Не возбуждение. Не в том пошлом, тупом смысле, в каком возбуждают длинные ноги в чулках или красные губы на рекламном щите. Другое. Рваное, болезненное, похожее на ожог от прикосновения к оголенному проводу: мгновенный разряд, от пальцев до паха, от паха до горла, - и рот пересох так, будто я не пил трое суток, и я сидел за столом, и смотрел на эту дыру в колготках, на этот крошечный островок теплой живой кожи, - и хотел. Хотел так, как не хотел ничего и никого уже - сколько? Пять лет? Десять?

Женщины были. Были всегда - красивые, ухоженные, сервированные к употреблению, как блюда в дорогом ресторане: правильные пропорции, правильная подача, правильный вкус. Я брал их, как берут со шведского стола - без голода, по привычке, потому что положено, потому что тело требует обслуживания, как машина требует бензина. Ни одна не заставила пересохнуть мой рот. Ни одна не заставила сжать зубы так, что заныла челюсть.

А она - с дыркой в колготках, с восемью квадратными метрами жилья и двадцатью двумя тысячами в месяц - сделала это одной фотографией, снятой через дорогу на длиннофокусный объектив.
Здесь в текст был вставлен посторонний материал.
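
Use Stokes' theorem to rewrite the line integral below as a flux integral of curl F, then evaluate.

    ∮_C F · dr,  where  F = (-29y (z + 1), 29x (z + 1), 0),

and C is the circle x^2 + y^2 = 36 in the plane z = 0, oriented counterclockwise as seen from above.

Let S be the flat disk x^2 + y^2 ≤ 36 in the plane z = 0, with upward unit normal n̂ = ẑ. By Stokes' theorem,

    ∮_C F · dr = ∬_S (∇ × F) · n̂ dS = ∬_D (curl F)_z dA,

where D is the disk x^2 + y^2 ≤ 36.

Compute the curl of F = (-29y (z + 1), 29x (z + 1), 0):
    (∇ × F)_x = ∂F_z/∂y - ∂F_y/∂z = -29x,
    (∇ × F)_y = ∂F_x/∂z - ∂F_z/∂x = -29y,
    (∇ × F)_z = ∂F_y/∂x - ∂F_x/∂y = 58z + 58.

On z = 0, (curl F)_z = 58.

Convert to polar (x = r cos θ, y = r sin θ, dA = r dr dθ); the integrand becomes 58, so

    ∬_D (curl F)_z dA = ∫_0^{2π} ∫_0^{6} (58) · r dr dθ.

Inner (r from 0 to 6): 1044.
Outer (θ from 0 to 2π): 2088π.

Therefore ∮_C F · dr = 2088π.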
Я увеличил снимок. Ее бедро в облепившей юбке - узкое, с очертанием мышцы под тканью, не модельное, не спортивное, а рабочее, жилистое, бедро женщины, которая ходит пешком, потому что автобус - роскошь. Талия - тонкая, не от диеты, а от голода, и ребра, наверняка, проступают, если поднять руки, и позвоночник виден, если наклониться, и ключицы торчат, как крылья птицы, которая разучилась летать. Я представлял - детально, безжалостно, с тем порнографическим усердием воображения, которое не контролируется никакой силой воли, - как выглядит ее тело без одежды. Худое. Острое. С выпирающими костями и впадинами, в которых собираются тени. Тело, не знавшее ни крема, ни массажа, ни чужих рук - ласковых, нежных, знающих, - тело, привыкшее только к работе, к холоду, к дешевому мылу и жесткой мочалке. Нетронутое. Не в девственном смысле - в том, что никто не потрудился его узнать. Изучить. Прочитать, как читают карту: медленно, внимательно, запоминая каждый изгиб.

Я хотел прочитать эту карту. Пальцами. Губами. Языком.

Я закрыл снимок. Встал. Прошелся по кабинету. Тело звенело - низко, утробно, так, что вибрация отдавалась в ребрах, в горле, в паху, - и я ходил по своему кабинету, как зверь по клетке, четыре шага от стены до стены, и пытался загнать себя обратно в рамки, в систему, в ту холодную, рассчитанную машину, которой я был двадцать лет, - но машина не включалась, потому что у машины не бывает сухости во рту и не бывает стояка от фотографии дыры в колготках.

Сел. Налил виски. Глоток. Второй. Янтарь обжег горло, вернул фокус.

Следующий снимок. Она - у входа в тюрьму. С пакетом, прижатым к груди. Лицо - другое. Не настороженное - решительное. С тем выражением, которое я видел только однажды: в зеркале, в десять лет, после отцовского ремня. Не боль. Не слезы. Решимость.

Идеально. Одна. Никого. Ни мужчин, ни семьи, ни денег, ни связей. Единственная привязка - брат за решеткой. Моей решеткой. Уязвимость - абсолютная. Защита - нулевая.

Идеально - для операции. Для плана. Для тактического захвата.

Но слово «идеально» отдавало фальшью, потому что параллельно с тактикой - параллельно, одновременно, не вместо, а вместе - работало другое: воображение, которое раздевало ее на каждом снимке, которое облизывало каждый пиксель, как пламя облизывает сухую щепку, и я ненавидел себя за это, ненавидел яростно, остервенело, как ненавидят зеркало, которое показывает правду.

Правда была проста и мерзка: я хотел ее. Не абстрактно, не концептуально, не как шахматную фигуру на доске, - а физически, утробно, всеми органами сразу, всеми нервными окончаниями, всеми рецепторами, которые я считал атрофированными и которые оказались живыми, голодными, ненасытными, разбуженными одной фотографией худой девочки с дырой в колготках.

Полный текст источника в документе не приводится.